- Siege of Autun: Part of the Roman–Alamanni conflict and Roman–Germanic Wars
| Date | 356 AD |
| Location | Autun, Gallia Lugdunensis (modern-day France) |
| Result | Roman victory |

Belligerents
- Western Roman Empire: Alamanni

Commanders and leaders
- Julian: Unknown

Strength
- Unknown: Unknown

Casualties and losses
- Unknown: Unknown

= Siege of Autun (356) =

The siege of Autun was a conflict fought between the Roman Empire and the invading barbarian Alamanni tribe, who were ravaging Gaul, in 356 AD. The Romans successfully defended the city, and the barbarians retreated on the approach of reinforcements.
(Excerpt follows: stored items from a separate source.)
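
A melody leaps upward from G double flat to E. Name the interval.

doubly augmented sixth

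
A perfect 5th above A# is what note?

A up a perfect fifth is E, so the target letter is E.
From A#, a perfect fifth is 7 semitones up: E#.

E#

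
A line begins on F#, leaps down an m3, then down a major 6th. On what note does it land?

F#

A minor third down from F# is D# (letter D, 3 semitones down).
A major sixth down from D# is F# (letter F, 9 semitones down).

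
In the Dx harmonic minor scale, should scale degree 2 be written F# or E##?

E##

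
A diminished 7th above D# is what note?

C

A seventh above D lands on the letter C.
A diminished seventh spans 9 semitones, so D# moves to pitch class 0. On the letter C that is C.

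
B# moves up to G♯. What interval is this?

Counting letters B–C–D–E–F–G gives a sixth.
B#→G# = 8 semitones, 1 narrower than the major sixth (9), so minor.

minor sixth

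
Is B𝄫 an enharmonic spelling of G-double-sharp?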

Conflict between Roman and Alemanni forces (356)

== Background ==
During the Roman civil war of 350–353, Emperor Constantius II sought to increase pressure on his rival Magnentius by urging the Alemannic confederation to cross the Rhine and invade Magnentius' dominions in Gaul. The scheme was successful; the tribes under the command of Chnodomar and his allies invaded Gaul, defeating Caesar Decentius (Magnentius' brother) in the field, and besieging him in Sens. At the conclusion of the civil war, however, the Alemani declined to yield their conquests to the emperor, though he had granted them a commission to attack exclusively the rebels. Constantius entrusted Silvanus with driving the barbarians from Gaul and restoring Roman authority there. After the latter's revolt in early 355 AD, Constantitus elevated his cousin Julian to the title of Caesar of the Western Roman Empire on 6 November, 355. On the first day of December, Julian was sent from Mediolanum to assume his command. He resided in Vienne, on the Rhône river, during the winter of 355–356.

== Autun ==
In 356, as soon as the campaign season had begun, Julian received a report that the city of Autun, the capital of the Aedui, was under siege by a sizable army of Alemanni. Though the ancient town boasted a vast extent of walls, these were in a state of some disrepair, and consequently the city's regular garrison, despairing of defense, had abandoned their posts. Only the patriotic valor of a band of veterans residing in the city preserved the inhabitants from the ravages of the Alemans. Though he had no previous experience of arms or warfare, Julian at once advanced to lift the siege, arriving on 24 June. The barbarians retreated upon his approach.